In [0]:
%mdIn PySpark, createGlobalTempView() lets you register a DataFrame as a global temporary view that can be accessed across multiple SparkSessions within the same Spark application.

By default, these views are stored in the global_temp database.

In [0]:
data = [
    (1, "Alice", 25, "HR"),
    (2, "Bob", 30, "IT"),
    (3, "Cathy", 28, "Finance"),
    (4, "David", 35, "IT"),
    (5, "Eva", 40, "HR")
]

columns = ["id", "name", "age", "department"]

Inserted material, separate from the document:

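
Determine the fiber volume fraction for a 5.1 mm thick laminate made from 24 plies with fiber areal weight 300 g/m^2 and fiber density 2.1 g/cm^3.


Vf = n * FAW / (rho_f * h * 1000) = 24 * 300 / (2.1 * 5.1 * 1000) = 0.6723

0.6723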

df = spark.createDataFrame(data, columns)

df.display()

id,name,age,department
1,Alice,25,HR
2,Bob,30,IT
3,Cathy,28,Finance
4,David,35,IT
5,Eva,40,HR


In [0]:
# Create a global temporary view
df.createGlobalTempView("employees_global")
#⚡ Note: Global views are always created inside the global_temp database.


In [0]:
# Must prefix with global_temp
result = spark.sql("SELECT name, department FROM global_temp.employees_global")
result.display()


name,department
Alice,HR
Bob,IT
Cathy,Finance
David,IT
Eva,HR


In [0]:
# Create a new Spark session
new_spark = spark.newSession()

# Query using the new session
result2 = new_spark.sql("SELECT department, COUNT(*) as emp_count FROM global_temp.employees_global GROUP BY department")
result2.display()


department,emp_count
HR,2
IT,2
Finance,1


### ✅ Key Points

createTempView() → session-scoped (only in the current SparkSession).

createGlobalTempView() → application-scoped (accessible across SparkSessions in the same app).

Always query with global_temp.<view_name>.